The ballot title is “1% Sales Tax and Use.”

It reads: “Adoption of a one percent (1%) local sales and use tax within the City of Fort Smith, Arkansas (the ‘City’) for a period of nine (9) months with the tax ending on the last day of the nine (9) month period. The net collection­s of the tax after deduction of the administra­tive charges of the State of Arkansas and required rebates will be used to acquire a facility to be known as the United States Marshals Museum (the ‘Marshals Museum’). The City will form an independen­t public facilities board which will purchase the Marshals Museum and lease it back to the U.S.

Marshals Museum Inc., an Arkansas nonprofit corporatio­n, under a long-term lease with a nominal rental free and clear of any further expense to the City or the public facilities board.”

If approved, collection would begin July 1, according to informatio­n museum officials presented to city directors in December. The tax would expire March 31, 2020. Museum Foundation President Jim Dunn said any tax money not needed for completion of the museum would to go a museum endowment fund.

According to the museum, it will cost $15,363,113 to complete the museum. Of that, $9,421,800 would be for experience production; $807,950 for start-up costs; $2,233,363 for furniture, fixtures and equipment; $2.5 million for working capital; and $400,000 for contingenc­y.

Museum officials asked for the tax after a large potential contributi­on to the museum, a match challenge, fell through in August, Dunn said. Officials realized they couldn’t come up with the money to develop the exhibit experience for the museum by the announced Sept. 24 opening date of the museum.

The museum will be dedicated Sept. 24, the 230th anniversar­y of the Marshals Service, but the museum won’t open to the public until next year. If the tax doesn’t pass, officials have said the opening will be delayed indefinite­ly as they continue fundraisin­g.
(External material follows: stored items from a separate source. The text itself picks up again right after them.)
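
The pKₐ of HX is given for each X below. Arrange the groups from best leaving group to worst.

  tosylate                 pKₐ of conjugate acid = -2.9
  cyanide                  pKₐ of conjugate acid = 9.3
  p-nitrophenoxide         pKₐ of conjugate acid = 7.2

tosylate > p-nitrophenoxide > cyanide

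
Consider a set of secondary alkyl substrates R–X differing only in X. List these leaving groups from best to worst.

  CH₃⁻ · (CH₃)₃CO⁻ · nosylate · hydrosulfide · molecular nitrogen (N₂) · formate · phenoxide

molecular nitrogen (N₂) > nosylate > formate > hydrosulfide > phenoxide > (CH₃)₃CO⁻ > CH₃⁻

molecular nitrogen (N₂): no meaningful conjugate acid; N₂ departs as an exceptionally stable neutral molecule
nosylate: pKₐ(p-O₂NC₆H₄SO₃H) ≈ -3.5 — p-nitro group further stabilises the sulfonate
formate: pKₐ(HCOOH) ≈ 3.8
hydrosulfide: pKₐ(H₂S) ≈ 7
phenoxide: pKₐ(C₆H₅OH (phenol)) ≈ 10 — resonance into the ring helps, but still a poor LG
(CH₃)₃CO⁻: pKₐ(t-BuOH) ≈ 18
CH₃⁻: pKₐ(CH₄) ≈ 48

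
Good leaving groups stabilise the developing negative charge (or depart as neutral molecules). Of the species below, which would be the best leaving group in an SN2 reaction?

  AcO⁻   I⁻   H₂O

I⁻

I⁻: pKₐ(HI) ≈ -10
H₂O: pKₐ(H₃O⁺) ≈ -1.7
AcO⁻: pKₐ(CH₃COOH) ≈ 4.8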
Dunn said the museum also couldn’t conduct an adequate campaign to education voters about the need for the tax in time to place the issue on the Nov. 6 general election ballot. The alternativ­e was to ask for the special election.

Opponents of the tax have argued special elections are unfair because turnout usually

is low and gives an advantage to those asking for the election.

The museum held three community meetings to answer questions from the public and talk about what the museum offers the community.

They said Fort Smith was chosen as the site for the museum because of the connection it has with the Marshals Service. Museum President Patrick Weeks said more deputy marshals have been killed in the line of duty in the Fort Smith area than any other part of the country. Also, the community was vocal for the Marshals Service to “Bring it Home” and choose Fort Smith as the location for its national museum.

The museum provides education in civic literacy lacking in schools today, officials said. Its education component has been active for nine years, providing programs and material to adults and students on the Constituti­on, law enforcemen­t and the rule of law. Its annual spring lecture series begins Monday.

Officials say a feasibilit­y study shows the museum will draw more than 125,000 visitors to Fort Smith a year and generate $13 million to $22 million annually in economic impact.

Opponents, led by Citizens Against Unfair Taxation and Fort Smith attorney Joey McCutchen’s Transparen­cy in Government group, have said they support the museum but not the sales tax.

They say the tax will be an unfair burden on residents. They also argue it will be a permanent tax, despite the tax’s nine-month term or that the museum officials will ask for another tax in the future.

Opponents have called the tax a bailout, the public facilities board an “end run” around the Constituti­on and believe museum officials should continue to raise money to complete the project.